Interactive music composition
The production of a piece of music by school children using the Skini platform as part of SACEM's call for projects "Fabrique à musique" (Music Factory) was initiated in 2019. It ended in 2019 with the realization of a show at the Nice Conservatory in May 2019. The music piece thus created implemented all of Skini's functionalities, from the distributed sequencer that allowed the pupils to design the basic material, to the control of the live orchestration, not by the audience in this case, but by the 24 students who participated in the project. Following the success of this first experiment, the project is being extended for 2020/2021 by Inria, with another class, as part of the "les cordées de la réussite" program.
Beyond the improvement of the system, and in particular of the distributed sequencer, thanks to the significant performance improvements of HipHop.js, it has been possible to enrich the controls on musical orchestrations by driving transformation elements of Skini's basic elements (the patterns) such as transpositions, use of patterns of different durations, music mode conversions, or tempo control. The coupling of these new processes has enriched the range of possibilities for interaction and has opened up new horizons in the field of pattern-based generative music.
In terms of musical creation, we have been able to implement orchestrations using the platform's new technical possibilities in order to reduce musical processes perceived as too automatic. We can note as convincing results: the possibility to break the too big symmetries on the durations of the patterns, and the variations of tempi subjected to various controls. We were able to demonstrate that with the same HipHop.js music orchestration program, we could efficiently generate very different musical pieces.
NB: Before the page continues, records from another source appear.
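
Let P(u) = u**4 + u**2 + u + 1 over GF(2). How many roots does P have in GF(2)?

1

Evaluate at each of the 2 elements of GF(2):
P(0) = 1; P(1) = 0 → root.
Roots: {1}.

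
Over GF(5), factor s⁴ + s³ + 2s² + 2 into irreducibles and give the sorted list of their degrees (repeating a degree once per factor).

4

Write h(s) = s⁴ + s³ + 2s² + 2.
Roots in GF(5): h(0) = 2; h(1) = 1; h(2) = 4; h(3) = 3; h(4) = 4.
Complete factorization: h(s) = (s⁴ + s³ + 2s² + 2).
Factor degrees with multiplicity: 4 = 4.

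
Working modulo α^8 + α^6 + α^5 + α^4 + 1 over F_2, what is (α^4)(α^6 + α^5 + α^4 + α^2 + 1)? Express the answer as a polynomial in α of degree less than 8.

α^6 + α^5 + α^4 + α^2 + α

Multiply in F_2[α]: (α^4)·(α^6 + α^5 + α^4 + α^2 + 1) = α^10 + α^9 + α^8 + α^6 + α^4.
Reduce using α^8 ≡ α^6 + α^5 + α^4 + 1 (mod α^8 + α^6 + α^5 + α^4 + 1).
Reduced: α^6 + α^5 + α^4 + α^2 + α.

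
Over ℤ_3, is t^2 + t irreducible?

No

Write f(t) = t^2 + t.
Check for roots in ℤ_3: f(0) = 0 → root; f(1) = 2; f(2) = 0 → root.
f(0) = 0, so (t) divides f(t); f is reducible.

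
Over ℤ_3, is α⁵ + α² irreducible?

No

Write f(α) = α⁵ + α².
Check for roots in ℤ_3: f(0) = 0 → root; f(1) = 2; f(2) = 0 → root.
f(0) = 0, so (α) divides f(α); f is reducible.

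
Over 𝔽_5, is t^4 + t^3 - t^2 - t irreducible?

No

Write f(t) = t^4 + t^3 - t^2 - t.
Check for roots in 𝔽_5: f(0) = 0 → root; f(1) = 0 → root; f(2) = 3; f(3) = 1; f(4) = 0 → root.
f(0) = 0, so (t) divides f(t); f is reducible.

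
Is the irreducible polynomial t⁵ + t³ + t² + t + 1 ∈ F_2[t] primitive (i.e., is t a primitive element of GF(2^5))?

Yes

Write f(t) = t⁵ + t³ + t² + t + 1.
|GF(2^5)^×| = 2^5 − 1 = 31. Prime factorization: 31 = 31.
f is primitive ⇔ t has order 31 in GF(2)[t]/(f), i.e. t^(31/q) ≠ 1 for each prime q | 31.
t^(1) mod f = t.
None equal 1, so t has full order 31; f is primitive.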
Skini music composition has been described in a conference paper presented in the NIME 2019 conference [16].
Multiparty Reactive Sessions
Ensuring that communication-centric systems interact according to an intended protocol is a challenging problem, particularly for systems with some reactive or timed components. To rise to this challenge, we have studied the integration of Session-based Concurrency and Synchronous Reactive Programming (SRP).
Synchronous Reactive Programming (SRP) is a well-established programming paradigm whose essential features are logical instants, broadcast events and event-based preemption. This makes it an ideal vehicle for the specification and analysis of timed reactive systems. Session-based Concurrency is the model of concurrent computation induced by session types.
In the Research Report [20], we propose a multiparty session calculus enriched with features from SRP. In this calculus, protocol participants may broadcast messages, suspend themselves while waiting for a message, and react to events. Our main contribution is a session type system for this calculus, which enforces session correctness for non-interleaved sessions and additionally ensures input timeliness, a time-related property that entails livelock-freedom (while deadlock-freedom holds by construction in our calculus). Our type system departs significantly from existing ones, specifically as it captures the notion of “logical instant” typical of SRP.